Ben Baden

Ted Liberatos spent 17 years as an executive recruiter before he decided that traveling 20 weekends out of the year and working in an office environment weren't for him. He sold his company in 1999 and set off to find something more satisfying. "I got out mostly because of the fact that it was an awful lot of travel," Liberatos says. "I wanted something where I didn't have to sit at a desk and work at a computer."

After selling his company, Liberatos took the leap into the blue-collar world. He spent the next few years working for an old college buddy building houses. A few years into his transition, Liberatos bought a truck and began doing cleanup work at various job sites.

It wasn't long before members of the community began calling him and asking if he could come to clean out a neighbor's basement, an old job site, or even a company's warehouse. He now runs his own business, Anything Goes Removal Services, in Newton, Mass. He started with one truck and a desire for a different lifestyle. Today, he has four trucks and one full-time employee, and he works with four part-time independent contractors. "Here it is 2010, and I'm in a very successful, healthy, rewarding, and happy transition," he says.

For many workers, years of sitting in a cubicle and staring at a computer screen have become monotonous and boring. Some, like Liberatos, have traded in their suits for jeans, chosen a more active lifestyle, and made the transition into blue-collar jobs -- defined as occupations that involve manual labor and typically an hourly wage. Manpower conducts an annual survey of employers about which jobs are consistently the hardest to fill, and certain blue-collar jobs that can yield six-figure salaries frequently appear high on the list. Other blue-collar jobs, including tractor-trailer drivers, landscaping workers, carpenters, and general maintenance workers, are all projected to be among the 30 occupations with the largest employment growth between 2008 and 2018, according to the Bureau of Labor Statistics.

In the midst of a tough job market, it's also important to remember the vital role that many of these laborers play in the economy. "The people who fix my plumbing can't live in India," says Melanie Holmes, vice president at Manpower.

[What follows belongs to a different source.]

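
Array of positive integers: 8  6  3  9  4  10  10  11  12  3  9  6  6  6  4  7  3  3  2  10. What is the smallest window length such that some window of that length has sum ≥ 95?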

If gardening is a favorite hobby of yours, it may make sense to go into landscaping. Or if you've always had a knack for fixing things, consider pursuing training for a repair job or opening up your own shop. People who take pleasure in working on their own homes may enjoy work in construction or renovation.

At times, hands-on projects can seem more rewarding than static office work. "If you're making something or fixing something, you can often see the tangible or immediate results of your work, and there are tons of people in white-collar jobs who don't," Holmes says.

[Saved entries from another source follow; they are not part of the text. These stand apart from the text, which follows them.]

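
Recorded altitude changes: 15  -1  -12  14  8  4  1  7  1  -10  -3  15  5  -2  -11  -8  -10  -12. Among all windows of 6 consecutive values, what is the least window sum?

-38

[15, -1, -12, 14, 8, 4] → sum 28
[-1, -12, 14, 8, 4, 1] → sum 14
[-12, 14, 8, 4, 1, 7] → sum 22
[14, 8, 4, 1, 7, 1] → sum 35
[8, 4, 1, 7, 1, -10] → sum 11
[4, 1, 7, 1, -10, -3] → sum 0
[1, 7, 1, -10, -3, 15] → sum 11
[7, 1, -10, -3, 15, 5] → sum 15
[1, -10, -3, 15, 5, -2] → sum 6
[-10, -3, 15, 5, -2, -11] → sum -6
[-3, 15, 5, -2, -11, -8] → sum -4
[15, 5, -2, -11, -8, -10] → sum -11
[5, -2, -11, -8, -10, -12] → sum -38
Least of these is -38.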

The trade-offs. Liberatos admits that there has been a downside to his transition. He's making less money: about 40 percent less than he earned at his previous job.

In return, he says he feels much more tied in to his community. He is now a member of the local Elks Club, and he also helps with the Boys and Girls Club. Instead of flying to Chicago on the weekends for work, he spends time with his fiancée and neighbors.

With his new occupation, he no longer has to work from home or report to an office. Now, he spends a lot of his time outdoors. "There's nothing like working outside in the summertime," he says.